Waze, you might recall, is one of the apps Apple CEO Tim Cook recommended last fall that dissatisfied Apple Maps users try until the Apple product improved. But it’s been around for two years, and Waze’s maps are available in 45 countries. The free app has been downloaded 40 million times, the company said Wednesday. Waze road block

Waze is already used to report speed traps, the cheapest gas stations and accidents that other users can see in real-time and plan their routes around. But road closures is the newest crowdsourced feature and will automatically influence other drivers’ directions. It will work like this: if a road is closed due to snow or ice, if construction pops up, or a street is closed for an event, a user can report it and the app will automatically re-route the user around that road. But if a certain number of people report the same closing, then the app will automatically start re-routing everyone around that road.

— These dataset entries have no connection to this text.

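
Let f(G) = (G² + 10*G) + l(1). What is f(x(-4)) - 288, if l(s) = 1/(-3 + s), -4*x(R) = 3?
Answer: -4727/16 ≈ -295.44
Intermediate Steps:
x(R) = -¾ (x(R) = -¼*3 = -¾)
f(G) = -½ + G² + 10*G (f(G) = (G² + 10*G) + 1/(-3 + 1) = (G² + 10*G) + 1/(-2) = (G² + 10*G) - ½ = -½ + G² + 10*G)
f(x(-4)) - 288 = (-½ + (-¾)² + 10*(-¾)) - 288 = (-½ + 9/16 - 15/2) - 288 = -119/16 - 288 = -4727/16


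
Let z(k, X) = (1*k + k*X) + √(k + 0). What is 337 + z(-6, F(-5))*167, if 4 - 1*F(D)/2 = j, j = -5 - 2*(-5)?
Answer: 1339 + 167*I*√6 ≈ 1339.0 + 409.06*I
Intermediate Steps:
j = 5 (j = -5 + 10 = 5)
F(D) = -2 (F(D) = 8 - 2*5 = 8 - 10 = -2)
z(k, X) = k + √k + X*k (z(k, X) = (k + X*k) + √k = k + √k + X*k)
337 + z(-6, F(-5))*167 = 337 + (-6 + √(-6) - 2*(-6))*167 = 337 + (-6 + I*√6 + 12)*167 = 337 + (6 + I*√6)*167 = 337 + (1002 + 167*I*√6) = 1339 + 167*I*√6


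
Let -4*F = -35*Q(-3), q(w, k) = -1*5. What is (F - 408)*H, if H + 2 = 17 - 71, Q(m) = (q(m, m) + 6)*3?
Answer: 21378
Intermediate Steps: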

That “certain number” isn’t the same for every kind of road. Two people can’t report Highway 101 as shut down and cause the app to re-route, for example. Waze won’t say exactly how many, but it would have to be a lot more than a single-digit number of reports to take effect. By contrast, a rural county road may be routed around and considered officially closed after a much smaller number of closure reports.

Waze will automatically detect when a road is back open too — as soon as someone drives through that point and doesn’t report the closure, the app considers the road re-opened.

Waze says it got a taste of the utility of its real-time crowdsourcing after being asked for help by the White House and FEMA to help in the aftermath of Superstorm Sandy last fall. Waze asked New York area Waze users to mark on the map the gas stations they came across that were open, the length of the lines, and how long the gas was expected to last at that location.

“Sandy gave us confidence,” Waze spokesman Michal Habdank-Kolaczkowski told me. “We’re not trying to turn Waze into a crisis-solving app, but as a driver you should know what’s happening on the road,” he said, whether that’s snow, a street fair or construction. “There’s a lot of reasons a road can close, not just a crisis.”